Is it actually at all official teaching that Adam & Eve were these superheroes that were impervious to age prior to the first human sin, or is this just something certain Catholics assume? The effects of original sin I thought were concupiscence and a wounded nature (i.e. mental & spiritual disorders, disease, etc.), not that they lost an alleged Superman status. The New Adam & Eve possessed the features of man prior to the Fall, and they seemed to have aged like normal human beings, and from the information in the Gospels, they were perfectly susceptible to pain & physical death, as well as fatigue and the need to rest and sleep. If this weren’t so, then Christ could never have been crucified. They seemed identical to historical man in every way, except in sin. Adam himself was sleeping when God created Eve, which suggests he needed to recuperate and such. Man was “good” prior to the Fall, but his body was in no way indestructible or inexhaustible (as the glorified heavenly body will be).

We know for a fact that regardless of sin or no sin, it was the ultimate destiny of man to be united with God in the Beatific Vision. Eden was never meant to be a permanent state, nor the total fulfillment for man. They were put there, with the full knowledge that they would be tested by Satan.
 
The Dormition just refers to death. My understanding - correct me if I am mistaken - is that Eastern Christians aren’t as precise in their terminology as the Latin Church, which suffered the brunt of assaults from heresies over the centuries, other than with early Arianism, whose home base was in the Eastern Roman Empire. The western CC has needed to articulate itself very carefully because of these assaults. “The Assumption” is used as a distinction from the Ascension of Christ, because at the Ascension of Christ, he rose into Heaven by his own power. The Dormition and Assumption refer to the same event.
 
I believe that part of why the Church does not teach whether or not Our Lady died a natural death is precisely because there is not a consensus in Church teaching.
 
This is an interesting topic because at the Assumption Mass I attended, the Priest made his homily around it. I had never thought deeply about Mary’s death before or realised there was any debate about it. This Priest expressed the view that the Immaculate conception should never have been proclaimed dogma by Pope Pius XII and that it was an over reach on his part.

When I mentioned it to my Mum, she said that she had been taught that St Anthony was instructed by God to tell Pius XII that the decision to dogmatise the Immaculate Conception was right.

I had known that Thomas Aquinas wasn’t on board with this elevation of Our Lady but that he had died prior to the final decision at the young age of 49.

On Saturday Fr. said that we should rightly be celebrating the Dormition of Mary rather than the Immaculate Conception and Assumption… and he was quite passionate about that.
 
The Dormition just refers to death.
Quite correct.

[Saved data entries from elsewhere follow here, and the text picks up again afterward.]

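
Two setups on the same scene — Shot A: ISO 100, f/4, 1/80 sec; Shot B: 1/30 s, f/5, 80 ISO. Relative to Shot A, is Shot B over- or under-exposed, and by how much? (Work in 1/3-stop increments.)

1/3 stop brighter

Aperture: f/4 → f/4.5 → f/5 — 2/3 stop smaller aperture (darker).
Shutter speed: 1/80 → 1/60 → 1/50 → 1/40 → 1/30 — 1 1/3 stops slower (brighter).
ISO: 100 → 80 — 1/3 stop lower (darker).
Net: −2/3 +1 1/3 −1/3 = +1/3 stops.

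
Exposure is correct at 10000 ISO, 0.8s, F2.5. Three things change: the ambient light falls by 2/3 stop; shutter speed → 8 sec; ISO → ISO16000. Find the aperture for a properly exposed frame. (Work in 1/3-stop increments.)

Scene light: 2/3 stop darker.
Shutter speed: 0.8 → 1 → 1.3 → 1.6 → 2 → 2.5 → 3.2 → 4 → 5 → 6 → 8 — 3 1/3 stops longer (brighter).
ISO: 10000 → 12800 → 16000 — 2/3 stop higher (brighter).
Net so far: 3 1/3 stops brighter. Aperture: f/2.5 → f/2.8 → f/3.2 → f/3.5 → f/4 → f/4.5 → f/5 → f/5.6 → f/6.3 → f/7.1 → f/8.

f/8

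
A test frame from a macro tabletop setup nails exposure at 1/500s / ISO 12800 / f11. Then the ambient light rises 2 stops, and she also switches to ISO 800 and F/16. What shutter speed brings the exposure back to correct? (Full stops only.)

1/60s

Scene light: 2 stops brighter.
ISO: 12800 → 6400 → 3200 → 1600 → 800 — 4 stops lower (darker).
Aperture: f/11 → f/16 — 1 stop stopped down (darker).
Net so far: 3 stops darker. Shutter speed: 1/500 → 1/250 → 1/125 → 1/60.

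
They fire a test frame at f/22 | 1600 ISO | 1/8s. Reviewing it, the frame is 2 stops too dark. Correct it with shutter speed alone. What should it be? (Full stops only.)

Underexposed by 2 stops → need 2 stops brighter.
Shutter speed: 1/8 → 1/4 → 1/2.

1/2s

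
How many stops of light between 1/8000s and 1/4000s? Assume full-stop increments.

1 stop

1/8000 → 1/4000 — count the steps: 1 stop.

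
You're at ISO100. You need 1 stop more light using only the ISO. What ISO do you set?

ISO 200

ISO: 100 → 200 — 1 stop higher (brighter).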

The Greek word for Dormition is κοίμησις, which has the same root as the word κοιμητήριον (borrowed into Latin as coemeterium), a word which readers might recognize by its its Modern English descendant ‘cemetery’. In patristic Greek, the word κοίμησις is much more commonly used for its figurative meaning of “falling alseep in death” (and not uniquely in reference to the Virgin Mary either), rather than its more literal meaning of simply ‘falling asleep’, and accordingly the word κοιμητήριον came more commonly to signify a burial place—a place where people sleep in death—rather than place where people literally just sleep.